Thanks - based on last-lba the split-point should be 13672382447 which your two partitions are neatly on either side of, so that shouldn’t be contributing to the issue.

Did you fire a fio with numjobs=4 by any chance to see if that lifted things up?

Great to hear that the partition is correct. I haven’t run fio with numjob=4 yet. Will get back to you soon once I have access to the machine. I wonder if running TN-Bench (which uses dd) with multiple threads will provide a similar result as running fio with numjob=4. For TN-Bench, the maximum performance is 650MB/s (still around half of the theoretical value), which is reached with 9 threads.

Maybe take a look at how ZFS is using the drives while testing.

Out of curiosity, is it as simple as last/2, or should it be (last - first)/2, assuming an equal number of reserved/unused sectors at each end? Anyway, that would give a mid-point of at 13672382430 and the same conclusion.

Actually, Seagate might have done us a solid here.

Seagate® has worked with the T13 ATA committee to propose and implement a new
log page for SATA—the Concurrent Positioning Ranges log page 47h identifies the number
of LBA ranges (in this case, actuators) within a device. For each LBA range the log page
specifies the lowest LBA and the number of LBAs. As a reminder, since LBA numbering
starts at zero, the last LBA of either range will be the lowest LBA + the number of LBAs – 1.

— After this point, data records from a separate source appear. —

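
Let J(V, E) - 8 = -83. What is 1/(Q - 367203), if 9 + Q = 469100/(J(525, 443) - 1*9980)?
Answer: -2011/738557152 ≈ -2.7229e-6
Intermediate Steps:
J(V, E) = -75 (J(V, E) = 8 - 83 = -75)
Q = -111919/2011 (Q = -9 + 469100/(-75 - 1*9980) = -9 + 469100/(-75 - 9980) = -9 + 469100/(-10055) = -9 + 469100*(-1/10055) = -9 - 93820/2011 = -111919/2011 ≈ -55.653)
1/(Q - 367203) = 1/(-111919/2011 - 367203) = 1/(-738557152/2011) = -2011/738557152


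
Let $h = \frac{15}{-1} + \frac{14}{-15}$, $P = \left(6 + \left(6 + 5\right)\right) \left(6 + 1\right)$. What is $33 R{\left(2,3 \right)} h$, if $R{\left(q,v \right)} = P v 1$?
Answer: $- \frac{938553}{5} \approx -1.8771 \cdot 10^{5}$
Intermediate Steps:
$P = 119$ ($P = \left(6 + 11\right) 7 = 17 \cdot 7 = 119$)
$R{\left(q,v \right)} = 119 v$ ($R{\left(q,v \right)} = 119 v 1 = 119 v$)
$h = - \frac{239}{15}$ ($h = 15 \left(-1\right) + 14 \left(- \frac{1}{15}\right) = -15 - \frac{14}{15} = - \frac{239}{15} \approx -15.933$)
$33 R{\left(2,3 \right)} h = 33 \cdot 119 \cdot 3 \left(- \frac{239}{15}\right) = 33 \cdot 357 \left(- \frac{239}{15}\right) = 11781 \left(- \frac{239}{15}\right) = - \frac{938553}{5}$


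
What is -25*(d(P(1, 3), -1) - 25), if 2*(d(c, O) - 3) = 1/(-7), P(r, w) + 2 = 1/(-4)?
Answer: 7725/14 ≈ 551.79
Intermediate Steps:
P(r, w) = -9/4 (P(r, w) = -2 + 1/(-4) = -2 - 1/4 = -9/4)
d(c, O) = 41/14 (d(c, O) = 3 + (1/(-7))/2 = 3 + (1*(-1/7))/2 = 3 + (1/2)*(-1/7) = 3 - 1/14 = 41/14)
-25*(d(P(1, 3), -1) - 25) = -25*(41/14 - 25) = -25*(-309/14) = 7725/14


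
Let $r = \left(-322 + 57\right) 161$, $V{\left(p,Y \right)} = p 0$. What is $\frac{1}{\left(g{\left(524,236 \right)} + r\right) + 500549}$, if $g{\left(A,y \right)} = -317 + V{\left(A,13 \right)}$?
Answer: $\frac{1}{457567} \approx 2.1855 \cdot 10^{-6}$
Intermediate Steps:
$V{\left(p,Y \right)} = 0$
$g{\left(A,y \right)} = -317$ ($g{\left(A,y \right)} = -317 + 0 = -317$)
$r = -42665$ ($r = \left(-265\right) 161 = -42665$)
$\frac{1}{\left(g{\left(524,236 \right)} + r\right) + 500549} = \frac{1}{\left(-317 - 42665\right) + 500549} = \frac{1}{-42982 + 500549} = \frac{1}{457567}$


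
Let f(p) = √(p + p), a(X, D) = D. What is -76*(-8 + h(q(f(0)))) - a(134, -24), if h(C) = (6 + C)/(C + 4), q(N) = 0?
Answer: 518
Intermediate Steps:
f(p) = √2*√p (f(p) = √(2*p) = √2*√p)
h(C) = (6 + C)/(4 + C)
-76*(-8 + h(q(f(0)))) - a(134, -24) = -76*(-8 + (6 + 0)/(4 + 0)) - 1*(-24) = -76*(-8 + 6/4) + 24 = -76*(-8 + (¼)*6) + 24 = -76*(-8 + 3/2) + 24 = -76*(-13)/2 + 24 = -1*(-494) + 24 = 494 + 24 = 518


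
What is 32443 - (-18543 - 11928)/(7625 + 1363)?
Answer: 13887055/428 ≈ 32446.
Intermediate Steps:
32443 - (-18543 - 11928)/(7625 + 1363) = 32443 - (-30471)/8988 = 32443 - 1*(-1451/428) = 32443 + 1451/428 = 13887055/428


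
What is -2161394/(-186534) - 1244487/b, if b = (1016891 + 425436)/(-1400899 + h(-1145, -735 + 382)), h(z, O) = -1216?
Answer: 162744442497558254/134521512309 ≈ 1.2098e+6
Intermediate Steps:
b = -1442327/1402115 (b = (1016891 + 425436)/(-1400899 - 1216) = 1442327/(-1402115) = 1442327*(-1/1402115) = -1442327/1402115 ≈ -1.0287)
-2161394/(-186534) - 1244487/b = -2161394/(-186534) - 1244487/(-1442327/1402115) = -2161394*(-1/186534) - 1244487*(-1402115/1442327) = 1080697/93267 + 1744913890005/1442327 = 162744442497558254/134521512309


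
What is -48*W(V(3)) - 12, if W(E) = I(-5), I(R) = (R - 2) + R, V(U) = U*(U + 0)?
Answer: 564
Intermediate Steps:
V(U) = U² (V(U) = U*U = U²)
I(R) = -2 + 2*R (I(R) = (-2 + R) + R = -2 + 2*R)
W(E) = -12 (W(E) = -2 + 2*(-5) = -2 - 10 = -12)
-48*W(V(3)) - 12 = -48*(-12) - 12 = 576 - 12 = 564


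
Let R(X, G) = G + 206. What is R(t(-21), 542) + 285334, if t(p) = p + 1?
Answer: 286082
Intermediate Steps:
t(p) = 1 + p
R(X, G) = 206 + G
R(t(-21), 542) + 285334 = (206 + 542) + 285334 = 748 + 285334 = 286082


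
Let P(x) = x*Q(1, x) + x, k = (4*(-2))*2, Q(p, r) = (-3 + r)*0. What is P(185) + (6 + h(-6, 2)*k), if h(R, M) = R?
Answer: 287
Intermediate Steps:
Q(p, r) = 0
k = -16 (k = -8*2 = -16)
P(x) = x (P(x) = x*0 + x = 0 + x = x)
P(185) + (6 + h(-6, 2)*k) = 185 + (6 - 6*(-16)) = 185 + (6 + 96) = 185 + 102 = 287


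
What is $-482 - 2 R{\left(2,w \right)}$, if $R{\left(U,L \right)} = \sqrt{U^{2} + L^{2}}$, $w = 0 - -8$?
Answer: $-482 - 4 \sqrt{17} \approx -498.49$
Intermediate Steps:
$w = 8$ ($w = 0 + 8 = 8$)
$R{\left(U,L \right)} = \sqrt{L^{2} + U^{2}}$
$-482 - 2 R{\left(2,w \right)} = -482 - 2 \sqrt{8^{2} + 2^{2}} = -482 - 2 \sqrt{64 + 4} = -482 - 2 \sqrt{68} = -482 - 2 \cdot 2 \sqrt{17} = -482 - 4 \sqrt{17}$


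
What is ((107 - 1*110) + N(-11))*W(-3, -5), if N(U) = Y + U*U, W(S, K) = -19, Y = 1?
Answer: -2261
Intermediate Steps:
N(U) = 1 + U² (N(U) = 1 + U*U = 1 + U²)
((107 - 1*110) + N(-11))*W(-3, -5) = ((107 - 1*110) + (1 + (-11)²))*(-19) = ((107 - 110) + (1 + 121))*(-19) = (-3 + 122)*(-19) = 119*(-19) = -2261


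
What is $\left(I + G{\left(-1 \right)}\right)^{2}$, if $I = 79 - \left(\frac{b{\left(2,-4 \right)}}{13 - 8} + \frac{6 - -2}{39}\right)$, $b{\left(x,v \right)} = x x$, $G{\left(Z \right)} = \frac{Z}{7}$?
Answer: $\frac{11292887824}{1863225} \approx 6060.9$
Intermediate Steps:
$G{\left(Z \right)} = \frac{Z}{7}$ ($G{\left(Z \right)} = Z \frac{1}{7} = \frac{Z}{7}$)
$b{\left(x,v \right)} = x^{2}$
$I = \frac{15209}{195}$ ($I = 79 - \left(\frac{2^{2}}{13 - 8} + \frac{6 - -2}{39}\right) = 79 - \left(\frac{4}{5} + \left(6 + 2\right) \frac{1}{39}\right) = 79 - \left(4 \cdot \frac{1}{5} + 8 \cdot \frac{1}{39}\right) = 79 - \left(\frac{4}{5} + \frac{8}{39}\right) = 79 - \frac{196}{195} = \frac{15209}{195} \approx 77.995$)
$\left(I + G{\left(-1 \right)}\right)^{2} = \left(\frac{15209}{195} + \frac{1}{7} \left(-1\right)\right)^{2} = \left(\frac{15209}{195} - \frac{1}{7}\right)^{2} = \left(\frac{106268}{1365}\right)^{2} = \frac{11292887824}{1863225}$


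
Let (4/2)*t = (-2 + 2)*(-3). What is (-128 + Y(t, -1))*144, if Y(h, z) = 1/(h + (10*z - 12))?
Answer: -202824/11 ≈ -18439.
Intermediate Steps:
t = 0 (t = ((-2 + 2)*(-3))/2 = (0*(-3))/2 = (½)*0 = 0)
Y(h, z) = 1/(-12 + h + 10*z) (Y(h, z) = 1/(h + (-12 + 10*z)) = 1/(-12 + h + 10*z))
(-128 + Y(t, -1))*144 = (-128 + 1/(-12 + 0 + 10*(-1)))*144 = (-128 + 1/(-12 + 0 - 10))*144 = (-128 + 1/(-22))*144 = (-128 - 1/22)*144 = -2817/22*144 = -202824/11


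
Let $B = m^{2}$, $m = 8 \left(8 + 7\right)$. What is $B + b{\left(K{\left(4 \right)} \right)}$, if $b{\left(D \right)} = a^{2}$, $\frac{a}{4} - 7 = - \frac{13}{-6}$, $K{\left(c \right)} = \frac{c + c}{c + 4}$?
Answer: $\frac{141700}{9} \approx 15744.0$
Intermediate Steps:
$K{\left(c \right)} = \frac{2 c}{4 + c}$
$a = \frac{110}{3}$ ($a = 28 + 4 \left(- \frac{13}{-6}\right) = 28 + 4 \left(\left(-13\right) \left(- \frac{1}{6}\right)\right) = 28 + 4 \cdot \frac{13}{6} = 28 + \frac{26}{3} = \frac{110}{3} \approx 36.667$)
$b{\left(D \right)} = \frac{12100}{9}$ ($b{\left(D \right)} = \left(\frac{110}{3}\right)^{2} = \frac{12100}{9}$)
$m = 120$ ($m = 8 \cdot 15 = 120$)
$B = 14400$ ($B = 120^{2} = 14400$)
$B + b{\left(K{\left(4 \right)} \right)} = 14400 + \frac{12100}{9} = \frac{141700}{9}$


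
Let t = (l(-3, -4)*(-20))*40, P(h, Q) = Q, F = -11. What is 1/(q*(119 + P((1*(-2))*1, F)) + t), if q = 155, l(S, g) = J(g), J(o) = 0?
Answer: 1/16740 ≈ 5.9737e-5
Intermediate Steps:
l(S, g) = 0
t = 0 (t = (0*(-20))*40 = 0*40 = 0)
1/(q*(119 + P((1*(-2))*1, F)) + t) = 1/(155*(119 - 11) + 0) = 1/(155*108 + 0) = 1/(16740 + 0) = 1/16740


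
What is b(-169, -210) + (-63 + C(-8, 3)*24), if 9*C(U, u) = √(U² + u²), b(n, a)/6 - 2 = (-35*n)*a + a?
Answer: -7454211 + 8*√73/3 ≈ -7.4542e+6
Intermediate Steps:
b(n, a) = 12 + 6*a - 210*a*n (b(n, a) = 12 + 6*((-35*n)*a + a) = 12 + 6*(-35*a*n + a) = 12 + 6*(a - 35*a*n) = 12 + (6*a - 210*a*n) = 12 + 6*a - 210*a*n)
C(U, u) = √(U² + u²)/9
b(-169, -210) + (-63 + C(-8, 3)*24) = (12 + 6*(-210) - 210*(-210)*(-169)) + (-63 + (√((-8)² + 3²)/9)*24) = (12 - 1260 - 7452900) + (-63 + (√(64 + 9)/9)*24) = -7454148 + (-63 + (√73/9)*24) = -7454148 + (-63 + 8*√73/3) = -7454211 + 8*√73/3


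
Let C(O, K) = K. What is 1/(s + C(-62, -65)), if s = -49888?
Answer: -1/49953 ≈ -2.0019e-5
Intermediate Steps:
1/(s + C(-62, -65)) = 1/(-49888 - 65) = 1/(-49953) = -1/49953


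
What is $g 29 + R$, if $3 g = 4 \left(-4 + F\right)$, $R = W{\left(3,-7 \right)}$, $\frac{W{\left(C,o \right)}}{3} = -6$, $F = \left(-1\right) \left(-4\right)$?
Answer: $-18$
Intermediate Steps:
$F = 4$
$W{\left(C,o \right)} = -18$ ($W{\left(C,o \right)} = 3 \left(-6\right) = -18$)
$R = -18$
$g = 0$ ($g = \frac{4 \left(-4 + 4\right)}{3} = \frac{4 \cdot 0}{3} = \frac{1}{3} \cdot 0 = 0$)
$g 29 + R = 0 \cdot 29 - 18 = 0 - 18 = -18$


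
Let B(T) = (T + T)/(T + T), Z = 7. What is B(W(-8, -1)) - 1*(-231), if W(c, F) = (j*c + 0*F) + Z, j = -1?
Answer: 232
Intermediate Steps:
W(c, F) = 7 - c (W(c, F) = (-c + 0*F) + 7 = (-c + 0) + 7 = -c + 7 = 7 - c)
B(T) = 1 (B(T) = (2*T)/((2*T)) = (2*T)*(1/(2*T)) = 1)
B(W(-8, -1)) - 1*(-231) = 1 - 1*(-231) = 1 + 231 = 232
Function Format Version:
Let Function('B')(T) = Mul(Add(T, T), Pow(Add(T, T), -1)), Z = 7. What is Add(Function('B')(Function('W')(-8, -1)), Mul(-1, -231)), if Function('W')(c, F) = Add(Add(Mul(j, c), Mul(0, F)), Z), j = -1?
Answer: 232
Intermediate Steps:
Function('W')(c, F) = Add(7, Mul(-1, c)) (Function('W')(c, F) = Add(Add(Mul(-1, c), Mul(0, F)), 7) = Add(Add(Mul(-1, c), 0), 7) = Add(Mul(-1, c), 7) = Add(7, Mul(-1, c)))
Function('B')(T) = 1 (Function('B')(T) = Mul(Mul(2, T), Pow(Mul(2, T), -1)) = Mul(Mul(2, T), Mul(Rational(1, 2), Pow(T, -1))) = 1)
Add(Function('B')(Function('W')(-8, -1)), Mul(-1, -231)) = Add(1, Mul(-1, -231)) = Add(1, 231) = 232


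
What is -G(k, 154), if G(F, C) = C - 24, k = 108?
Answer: -130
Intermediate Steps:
G(F, C) = -24 + C
-G(k, 154) = -(-24 + 154) = -1*130 = -130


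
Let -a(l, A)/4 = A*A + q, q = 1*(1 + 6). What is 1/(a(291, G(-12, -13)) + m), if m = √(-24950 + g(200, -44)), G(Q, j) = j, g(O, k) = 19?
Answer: -704/520547 - I*√24931/520547 ≈ -0.0013524 - 0.00030333*I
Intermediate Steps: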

In Linux Kernel 5.19, the independent ranges can be found in /sys/block/<device>/ queue/independent_access_range. There is one sub-directory per actuator, starting with
the primary at “0.” The “nr_sectors” field reports how many sectors are managed by this
actuator, and “sector” is the offset for the first sector. Sectors then run contiguously to the
start of the next actuator’s range.

@ttzytt can you check to see if these directories are populated on your machine correctly?

4 Likes

Hi @HoneyBadger,

These directories indeed exist on my machine. Here’s the content of one of the drives:

truenas_admin@truenas /s/b/s/q/i/0> cat sector
0
truenas_admin@truenas /s/b/s/q/i/0> cat nr_sectors
13672382464
truenas_admin@truenas /s/b/s/q/i/0> cd ../1
truenas_admin@truenas /s/b/s/q/i/1> cat sector
13672382464
truenas_admin@truenas /s/b/s/q/i/1> cat nr_sectors
13672382464
2 Likes

Did you fire a fio with numjobs=4 by any chance to see if that lifted things up?

Just tested it and got 640 MB/s, so it seems concurrency isn’t the bottleneck here.